Building a Machine Learning App with Streamlit: Can You Predict Survival on the Titanic?

TLDRIn this episode of Code That, we build a machine learning app using Streamlit and scikit-learn. The app predicts whether a passenger on the Titanic would survive based on various features. Watch the video to see the code in action.

Key insights

🚢The Titanic was one of the worst nautical disasters in history, but we can use machine learning to predict survival.

⚙️In this episode, we build a machine learning app with Streamlit and scikit-learn in a short time frame.

🔢We collect various features like passenger ID, class, name, gender, age, and more to make predictions.

The app makes predictions and shows whether a passenger would survive or not.

👎If we don't meet the time limit or make errors, there's a challenge with a $50 Amazon gift card for you!

Q&A

Can we really predict survival on the Titanic?

Yes, using machine learning models, we can analyze various features to predict survival with a certain degree of accuracy.

What programming language and libraries did you use?

We used Python and libraries like Streamlit and scikit-learn to build the machine learning app.

What features did you consider in the prediction?

We considered features like passenger ID, class, name, gender, age, number of siblings, fare amount, cabin, and the embarkation point.

Can I try the app myself?

Yes, you can try the app by running the code provided in the video.

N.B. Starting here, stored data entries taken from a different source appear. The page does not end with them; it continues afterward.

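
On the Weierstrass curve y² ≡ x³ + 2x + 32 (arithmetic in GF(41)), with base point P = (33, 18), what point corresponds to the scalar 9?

(12, 29)

Double-and-add on 9 = (1001)₂. Start with P = (33, 18) for the leading 1-bit.
double: tangent at (33, 18): λ = (3·33² + 2)/(2·18) ≡ 30/36. 36⁻¹ ≡ 8 (mod 41), so λ ≡ 30·8 ≡ 35.
  x = λ² - 33 - 33 = 1225 - 66 ≡ 11; y = λ·(33 - 11) - 18 ≡ 14. → (11, 14)
double: tangent at (11, 14): λ = (3·11² + 2)/(2·14) ≡ 37/28. 28⁻¹ ≡ 22 (mod 41), so λ ≡ 37·22 ≡ 35.
  x = λ² - 11 - 11 = 1225 - 22 ≡ 14; y = λ·(11 - 14) - 14 ≡ 4. → (14, 4)
double: tangent at (14, 4): λ = (3·14² + 2)/(2·4) ≡ 16/8. 8⁻¹ ≡ 36 (mod 41) since 8·36 = 288 ≡ 1, so λ ≡ 16·36 ≡ 2.
  x = λ² - 14 - 14 = 4 - 28 ≡ 17; y = λ·(14 - 17) - 4 ≡ 31. → (17, 31)
add P: (17, 31) + (33, 18). λ = (18 - 31)/(33 - 17) ≡ 28/16 mod 41. 16⁻¹ ≡ 18 (mod 41), so λ ≡ 12.
  x = λ² - 17 - 33 = 144 - 50 ≡ 12; y = λ·(17 - 12) - 31 ≡ 29. → (12, 29)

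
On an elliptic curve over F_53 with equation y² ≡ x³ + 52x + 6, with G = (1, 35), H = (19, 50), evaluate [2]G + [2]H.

First 2G:
Repeated addition: build up to 2G.
2G: tangent at (1, 35): λ = (3·1² + 52)/(2·35) ≡ 2/17. 17⁻¹ ≡ 25 (mod 53) since 17·25 = 425 ≡ 1, so λ ≡ 2·25 ≡ 50.
  x = λ² - 1 - 1 = 2500 - 2 ≡ 7; y = λ·(1 - 7) - 35 ≡ 36. → (7, 36)
2G = (7, 36).
Next 2H:
Repeated addition: build up to 2H.
2H: tangent at (19, 50): λ = (3·19² + 52)/(2·50) ≡ 22/47. 47⁻¹ ≡ 44 (mod 53) since 47·44 = 2068 ≡ 1, so λ ≡ 22·44 ≡ 14.
  x = λ² - 19 - 19 = 196 - 38 ≡ 52; y = λ·(19 - 52) - 50 ≡ 18. → (52, 18)
2H = (52, 18).
Finally 2G + 2H:
(7, 36) + (52, 18). λ = (18 - 36)/(52 - 7) ≡ 35/45 mod 53. 45⁻¹ ≡ 33 (mod 53), so λ ≡ 42.
  x = λ² - 7 - 52 = 1764 - 59 ≡ 9; y = λ·(7 - 9) - 36 ≡ 39. → (9, 39)

(9, 39)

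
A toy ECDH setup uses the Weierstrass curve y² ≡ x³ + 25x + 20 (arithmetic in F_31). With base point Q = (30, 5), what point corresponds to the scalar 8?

(0, 19)

Double-and-add on 8 = (1000)₂. Start with Q = (30, 5) for the leading 1-bit.
double: tangent at (30, 5): λ = (3·30² + 25)/(2·5) ≡ 28/10. 10⁻¹ ≡ 28 (mod 31), so λ ≡ 28·28 ≡ 9.
  x = λ² - 30 - 30 = 81 - 60 ≡ 21; y = λ·(30 - 21) - 5 ≡ 14. → (21, 14)
double: tangent at (21, 14): λ = (3·21² + 25)/(2·14) ≡ 15/28. 28⁻¹ ≡ 10 (mod 31), so λ ≡ 15·10 ≡ 26.
  x = λ² - 21 - 21 = 676 - 42 ≡ 14; y = λ·(21 - 14) - 14 ≡ 13. → (14, 13)
double: tangent at (14, 13): λ = (3·14² + 25)/(2·13) ≡ 24/26. 26⁻¹ ≡ 6 (mod 31) since 26·6 = 156 ≡ 1, so λ ≡ 24·6 ≡ 20.
  x = λ² - 14 - 14 = 400 - 28 ≡ 0; y = λ·(14 - 0) - 13 ≡ 19. → (0, 19)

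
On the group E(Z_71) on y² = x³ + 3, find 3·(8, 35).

Write P = (8, 35).
Repeated addition: build up to 3P.
2P: tangent at (8, 35): λ = (3·8² + 0)/(2·35) ≡ 50/70. 70⁻¹ ≡ 70 (mod 71) since 70·70 = 4900 ≡ 1, so λ ≡ 50·70 ≡ 21.
  x = λ² - 8 - 8 = 441 - 16 ≡ 70; y = λ·(8 - 70) - 35 ≡ 12. → (70, 12)
3P: (70, 12) + (8, 35). λ = (35 - 12)/(8 - 70) ≡ 23/9 mod 71. 9⁻¹ ≡ 8 (mod 71), so λ ≡ 42.
  x = λ² - 70 - 8 = 1764 - 78 ≡ 53; y = λ·(70 - 53) - 12 ≡ 63. → (53, 63)

(53, 63)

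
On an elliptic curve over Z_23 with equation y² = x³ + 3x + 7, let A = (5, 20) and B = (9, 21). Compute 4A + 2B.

(5, 20)

First 4A:
Repeated addition: build up to 4A.
2A: tangent at (5, 20): λ = (3·5² + 3)/(2·20) ≡ 9/17. 17⁻¹ ≡ 19 (mod 23), so λ ≡ 9·19 ≡ 10.
  x = λ² - 5 - 5 = 100 - 10 ≡ 21; y = λ·(5 - 21) - 20 ≡ 4. → (21, 4)
3A: (21, 4) + (5, 20). λ = (20 - 4)/(5 - 21) ≡ 16/7 mod 23. 7⁻¹ ≡ 10 (mod 23), so λ ≡ 22.
  x = λ² - 21 - 5 = 484 - 26 ≡ 21; y = λ·(21 - 21) - 4 ≡ 19. → (21, 19)
4A: (21, 19) + (5, 20). λ = (20 - 19)/(5 - 21) ≡ 1/7 mod 23. 7⁻¹ ≡ 10 (mod 23), so λ ≡ 10.
  x = λ² - 21 - 5 = 100 - 26 ≡ 5; y = λ·(21 - 5) - 19 ≡ 3. → (5, 3)
4A = (5, 3).
Next 2B:
Repeated addition: build up to 2B.
2B: tangent at (9, 21): λ = (3·9² + 3)/(2·21) ≡ 16/19. 19⁻¹ ≡ 17 (mod 23) since 19·17 = 323 ≡ 1, so λ ≡ 16·17 ≡ 19.
  x = λ² - 9 - 9 = 361 - 18 ≡ 21; y = λ·(9 - 21) - 21 ≡ 4. → (21, 4)
2B = (21, 4).
Finally 4A + 2B:
(5, 3) + (21, 4). λ = (4 - 3)/(21 - 5) ≡ 1/16 mod 23. 16⁻¹ ≡ 13 (mod 23) since 16·13 = 208 ≡ 1, so λ ≡ 13.
  x = λ² - 5 - 21 = 169 - 26 ≡ 5; y = λ·(5 - 5) - 3 ≡ 20. → (5, 20)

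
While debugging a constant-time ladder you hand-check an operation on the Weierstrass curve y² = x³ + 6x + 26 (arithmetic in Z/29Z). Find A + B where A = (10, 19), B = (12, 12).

(12, 17)

(10, 19) + (12, 12). λ = (12 - 19)/(12 - 10) ≡ 22/2 mod 29. 2⁻¹ ≡ 15 (mod 29) since 2·15 = 30 ≡ 1, so λ ≡ 11.
  x = λ² - 10 - 12 = 121 - 22 ≡ 12; y = λ·(10 - 12) - 19 ≡ 17. → (12, 17)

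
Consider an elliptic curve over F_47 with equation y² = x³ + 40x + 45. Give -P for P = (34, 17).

-(34, 17) = (34, -17 mod 47) = (34, 30).

(34, 30)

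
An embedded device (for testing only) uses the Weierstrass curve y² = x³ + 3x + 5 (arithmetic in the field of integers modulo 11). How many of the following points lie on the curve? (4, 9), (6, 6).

1

(4, 9): 9² ≡ 4, rhs ≡ 4 → on.
(6, 6): 6² ≡ 3, rhs ≡ 8 → off.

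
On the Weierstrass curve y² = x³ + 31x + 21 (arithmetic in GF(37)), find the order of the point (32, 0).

2P: (32, 0) + (32, 0): same x and y₁ ≡ -y₂, so the sum is the point at infinity.
2P = the point at infinity, so the order is 2.

2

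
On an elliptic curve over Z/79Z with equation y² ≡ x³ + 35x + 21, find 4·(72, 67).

Write Q = (72, 67).
Repeated addition: build up to 4Q.
2Q: tangent at (72, 67): λ = (3·72² + 35)/(2·67) ≡ 24/55. 55⁻¹ ≡ 23 (mod 79) since 55·23 = 1265 ≡ 1, so λ ≡ 24·23 ≡ 78.
  x = λ² - 72 - 72 = 6084 - 144 ≡ 15; y = λ·(72 - 15) - 67 ≡ 34. → (15, 34)
3Q: (15, 34) + (72, 67). λ = (67 - 34)/(72 - 15) ≡ 33/57 mod 79. 57⁻¹ ≡ 61 (mod 79), so λ ≡ 38.
  x = λ² - 15 - 72 = 1444 - 87 ≡ 14; y = λ·(15 - 14) - 34 ≡ 4. → (14, 4)
4Q: (14, 4) + (72, 67). λ = (67 - 4)/(72 - 14) ≡ 63/58 mod 79. 58⁻¹ ≡ 15 (mod 79), so λ ≡ 76.
  x = λ² - 14 - 72 = 5776 - 86 ≡ 2; y = λ·(14 - 2) - 4 ≡ 39. → (2, 39)

(2, 39)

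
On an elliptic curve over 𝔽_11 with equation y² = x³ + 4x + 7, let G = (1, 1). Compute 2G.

tangent at (1, 1): λ = (3·1² + 4)/(2·1) ≡ 7/2. 2⁻¹ ≡ 6 (mod 11), so λ ≡ 7·6 ≡ 9.
  x = λ² - 1 - 1 = 81 - 2 ≡ 2; y = λ·(1 - 2) - 1 ≡ 1. → (2, 1)

(2, 1)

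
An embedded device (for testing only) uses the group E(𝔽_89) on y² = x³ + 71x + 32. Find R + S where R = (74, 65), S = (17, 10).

(74, 65) + (17, 10). λ = (10 - 65)/(17 - 74) ≡ 34/32 mod 89. 32⁻¹ ≡ 64 (mod 89), so λ ≡ 40.
  x = λ² - 74 - 17 = 1600 - 91 ≡ 85; y = λ·(74 - 85) - 65 ≡ 29. → (85, 29)

(85, 29)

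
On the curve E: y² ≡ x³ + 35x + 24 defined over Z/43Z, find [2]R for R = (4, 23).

tangent at (4, 23): λ = (3·4² + 35)/(2·23) ≡ 40/3. 3⁻¹ ≡ 29 (mod 43) since 3·29 = 87 ≡ 1, so λ ≡ 40·29 ≡ 42.
  x = λ² - 4 - 4 = 1764 - 8 ≡ 36; y = λ·(4 - 36) - 23 ≡ 9. → (36, 9)

(36, 9)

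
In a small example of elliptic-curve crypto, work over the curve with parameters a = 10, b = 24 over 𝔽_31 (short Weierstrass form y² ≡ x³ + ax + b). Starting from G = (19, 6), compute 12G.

Double-and-add on 12 = (1100)₂. Start with G = (19, 6) for the leading 1-bit.
double: tangent at (19, 6): λ = (3·19² + 10)/(2·6) ≡ 8/12. 12⁻¹ ≡ 13 (mod 31), so λ ≡ 8·13 ≡ 11.
  x = λ² - 19 - 19 = 121 - 38 ≡ 21; y = λ·(19 - 21) - 6 ≡ 3. → (21, 3)
add G: (21, 3) + (19, 6). λ = (6 - 3)/(19 - 21) ≡ 3/29 mod 31. 29⁻¹ ≡ 15 (mod 31) since 29·15 = 435 ≡ 1, so λ ≡ 14.
  x = λ² - 21 - 19 = 196 - 40 ≡ 1; y = λ·(21 - 1) - 3 ≡ 29. → (1, 29)
double: tangent at (1, 29): λ = (3·1² + 10)/(2·29) ≡ 13/27. 27⁻¹ ≡ 23 (mod 31), so λ ≡ 13·23 ≡ 20.
  x = λ² - 1 - 1 = 400 - 2 ≡ 26; y = λ·(1 - 26) - 29 ≡ 29. → (26, 29)
double: tangent at (26, 29): λ = (3·26² + 10)/(2·29) ≡ 23/27. 27⁻¹ ≡ 23 (mod 31), so λ ≡ 23·23 ≡ 2.
  x = λ² - 26 - 26 = 4 - 52 ≡ 14; y = λ·(26 - 14) - 29 ≡ 26. → (14, 26)

(14, 26)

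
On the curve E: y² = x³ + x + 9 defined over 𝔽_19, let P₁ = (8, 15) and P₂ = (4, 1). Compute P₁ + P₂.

(5, 5)

(8, 15) + (4, 1). λ = (1 - 15)/(4 - 8) ≡ 5/15 mod 19. 15⁻¹ ≡ 14 (mod 19) since 15·14 = 210 ≡ 1, so λ ≡ 13.
  x = λ² - 8 - 4 = 169 - 12 ≡ 5; y = λ·(8 - 5) - 15 ≡ 5. → (5, 5)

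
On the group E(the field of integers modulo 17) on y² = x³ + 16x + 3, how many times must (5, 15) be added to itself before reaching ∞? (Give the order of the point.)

2P: tangent at (5, 15): λ = (3·5² + 16)/(2·15) ≡ 6/13. 13⁻¹ ≡ 4 (mod 17) since 13·4 = 52 ≡ 1, so λ ≡ 6·4 ≡ 7.
  x = λ² - 5 - 5 = 49 - 10 ≡ 5; y = λ·(5 - 5) - 15 ≡ 2. → (5, 2)
3P: (5, 2) + (5, 15): same x and y₁ ≡ -y₂, so the sum is ∞.
3P = ∞, so the order is 3.

3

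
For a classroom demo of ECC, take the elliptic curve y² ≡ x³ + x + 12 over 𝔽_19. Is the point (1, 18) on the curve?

no

y² = 18² ≡ 1; x³ + 1x + 12 = 14 ≡ 14 (mod 19). 1 ≠ 14.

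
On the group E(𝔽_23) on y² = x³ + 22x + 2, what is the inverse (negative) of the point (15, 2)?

(15, 21)

-(15, 2) = (15, -2 mod 23) = (15, 21).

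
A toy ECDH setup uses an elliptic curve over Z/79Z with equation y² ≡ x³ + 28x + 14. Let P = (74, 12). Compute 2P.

(11, 51)

tangent at (74, 12): λ = (3·74² + 28)/(2·12) ≡ 24/24. 24⁻¹ ≡ 56 (mod 79), so λ ≡ 24·56 ≡ 1.
  x = λ² - 74 - 74 = 1 - 148 ≡ 11; y = λ·(74 - 11) - 12 ≡ 51. → (11, 51)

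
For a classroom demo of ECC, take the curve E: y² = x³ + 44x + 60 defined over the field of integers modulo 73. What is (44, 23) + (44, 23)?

(60, 49)

tangent at (44, 23): λ = (3·44² + 44)/(2·23) ≡ 12/46. 46⁻¹ ≡ 27 (mod 73) since 46·27 = 1242 ≡ 1, so λ ≡ 12·27 ≡ 32.
  x = λ² - 44 - 44 = 1024 - 88 ≡ 60; y = λ·(44 - 60) - 23 ≡ 49. → (60, 49)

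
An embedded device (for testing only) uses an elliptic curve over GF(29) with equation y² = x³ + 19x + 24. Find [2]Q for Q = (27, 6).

(0, 13)

tangent at (27, 6): λ = (3·27² + 19)/(2·6) ≡ 2/12. 12⁻¹ ≡ 17 (mod 29), so λ ≡ 2·17 ≡ 5.
  x = λ² - 27 - 27 = 25 - 54 ≡ 0; y = λ·(27 - 0) - 6 ≡ 13. → (0, 13)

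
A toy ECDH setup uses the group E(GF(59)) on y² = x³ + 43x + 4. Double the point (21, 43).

tangent at (21, 43): λ = (3·21² + 43)/(2·43) ≡ 9/27. 27⁻¹ ≡ 35 (mod 59) since 27·35 = 945 ≡ 1, so λ ≡ 9·35 ≡ 20.
  x = λ² - 21 - 21 = 400 - 42 ≡ 4; y = λ·(21 - 4) - 43 ≡ 2. → (4, 2)

(4, 2)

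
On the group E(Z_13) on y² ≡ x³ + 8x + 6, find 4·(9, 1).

Write G = (9, 1).
Repeated addition: build up to 4G.
2G: tangent at (9, 1): λ = (3·9² + 8)/(2·1) ≡ 4/2. 2⁻¹ ≡ 7 (mod 13), so λ ≡ 4·7 ≡ 2.
  x = λ² - 9 - 9 = 4 - 18 ≡ 12; y = λ·(9 - 12) - 1 ≡ 6. → (12, 6)
3G: (12, 6) + (9, 1). λ = (1 - 6)/(9 - 12) ≡ 8/10 mod 13. 10⁻¹ ≡ 4 (mod 13), so λ ≡ 6.
  x = λ² - 12 - 9 = 36 - 21 ≡ 2; y = λ·(12 - 2) - 6 ≡ 2. → (2, 2)
4G: (2, 2) + (9, 1). λ = (1 - 2)/(9 - 2) ≡ 12/7 mod 13. 7⁻¹ ≡ 2 (mod 13), so λ ≡ 11.
  x = λ² - 2 - 9 = 121 - 11 ≡ 6; y = λ·(2 - 6) - 2 ≡ 6. → (6, 6)

(6, 6)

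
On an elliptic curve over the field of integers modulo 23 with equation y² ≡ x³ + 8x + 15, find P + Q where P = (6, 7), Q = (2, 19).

(6, 7) + (2, 19). λ = (19 - 7)/(2 - 6) ≡ 12/19 mod 23. 19⁻¹ ≡ 17 (mod 23), so λ ≡ 20.
  x = λ² - 6 - 2 = 400 - 8 ≡ 1; y = λ·(6 - 1) - 7 ≡ 1. → (1, 1)

(1, 1)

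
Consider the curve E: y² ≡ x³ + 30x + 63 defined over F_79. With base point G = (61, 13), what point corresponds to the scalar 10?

Double-and-add on 10 = (1010)₂. Start with G = (61, 13) for the leading 1-bit.
double: tangent at (61, 13): λ = (3·61² + 30)/(2·13) ≡ 54/26. 26⁻¹ ≡ 76 (mod 79) since 26·76 = 1976 ≡ 1, so λ ≡ 54·76 ≡ 75.
  x = λ² - 61 - 61 = 5625 - 122 ≡ 52; y = λ·(61 - 52) - 13 ≡ 30. → (52, 30)
double: tangent at (52, 30): λ = (3·52² + 30)/(2·30) ≡ 5/60. 60⁻¹ ≡ 54 (mod 79) since 60·54 = 3240 ≡ 1, so λ ≡ 5·54 ≡ 33.
  x = λ² - 52 - 52 = 1089 - 104 ≡ 37; y = λ·(52 - 37) - 30 ≡ 70. → (37, 70)
add G: (37, 70) + (61, 13). λ = (13 - 70)/(61 - 37) ≡ 22/24 mod 79. 24⁻¹ ≡ 56 (mod 79), so λ ≡ 47.
  x = λ² - 37 - 61 = 2209 - 98 ≡ 57; y = λ·(37 - 57) - 70 ≡ 17. → (57, 17)
double: tangent at (57, 17): λ = (3·57² + 30)/(2·17) ≡ 60/34. 34⁻¹ ≡ 7 (mod 79), so λ ≡ 60·7 ≡ 25.
  x = λ² - 57 - 57 = 625 - 114 ≡ 37; y = λ·(57 - 37) - 17 ≡ 9. → (37, 9)

(37, 9)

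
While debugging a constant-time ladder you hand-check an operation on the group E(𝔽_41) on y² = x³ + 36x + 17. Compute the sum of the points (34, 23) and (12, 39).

(34, 23) + (12, 39). λ = (39 - 23)/(12 - 34) ≡ 16/19 mod 41. 19⁻¹ ≡ 13 (mod 41), so λ ≡ 3.
  x = λ² - 34 - 12 = 9 - 46 ≡ 4; y = λ·(34 - 4) - 23 ≡ 26. → (4, 26)

(4, 26)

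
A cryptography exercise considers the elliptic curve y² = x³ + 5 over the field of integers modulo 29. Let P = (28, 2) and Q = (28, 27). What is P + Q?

The two points share x = 28 and their y-coordinates satisfy 2 + 27 ≡ 0 (mod 29), so they are inverses. Their sum is the point at infinity.

O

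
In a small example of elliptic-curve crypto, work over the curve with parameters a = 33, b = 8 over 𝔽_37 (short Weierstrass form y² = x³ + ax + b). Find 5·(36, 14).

Write G = (36, 14).
Double-and-add on 5 = (101)₂. Start with G = (36, 14) for the leading 1-bit.
double: tangent at (36, 14): λ = (3·36² + 33)/(2·14) ≡ 36/28. 28⁻¹ ≡ 4 (mod 37), so λ ≡ 36·4 ≡ 33.
  x = λ² - 36 - 36 = 1089 - 72 ≡ 18; y = λ·(36 - 18) - 14 ≡ 25. → (18, 25)
double: tangent at (18, 25): λ = (3·18² + 33)/(2·25) ≡ 6/13. 13⁻¹ ≡ 20 (mod 37), so λ ≡ 6·20 ≡ 9.
  x = λ² - 18 - 18 = 81 - 36 ≡ 8; y = λ·(18 - 8) - 25 ≡ 28. → (8, 28)
add G: (8, 28) + (36, 14). λ = (14 - 28)/(36 - 8) ≡ 23/28 mod 37. 28⁻¹ ≡ 4 (mod 37) since 28·4 = 112 ≡ 1, so λ ≡ 18.
  x = λ² - 8 - 36 = 324 - 44 ≡ 21; y = λ·(8 - 21) - 28 ≡ 34. → (21, 34)

(21, 34)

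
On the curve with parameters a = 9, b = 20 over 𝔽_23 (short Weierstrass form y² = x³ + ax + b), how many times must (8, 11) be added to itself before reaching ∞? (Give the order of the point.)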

You can input various features and see the prediction.

What happens if the time limit is not met or errors are made?

If the time limit is not met or errors are made, there's a challenge with a $50 Amazon gift card for the first person to claim it.

Timestamped Summary

00:00The Titanic disaster was a major event, but we can use machine learning to predict survival.

02:59We start building the machine learning app using Streamlit and scikit-learn.

05:17We set up various features like passenger ID, class, name, gender, age, and more.

08:21We add a predict button to make predictions based on the input features.

10:54We run the app and demonstrate how to make predictions.

11:58We wrap up the video and mention the challenge with a $50 Amazon gift card.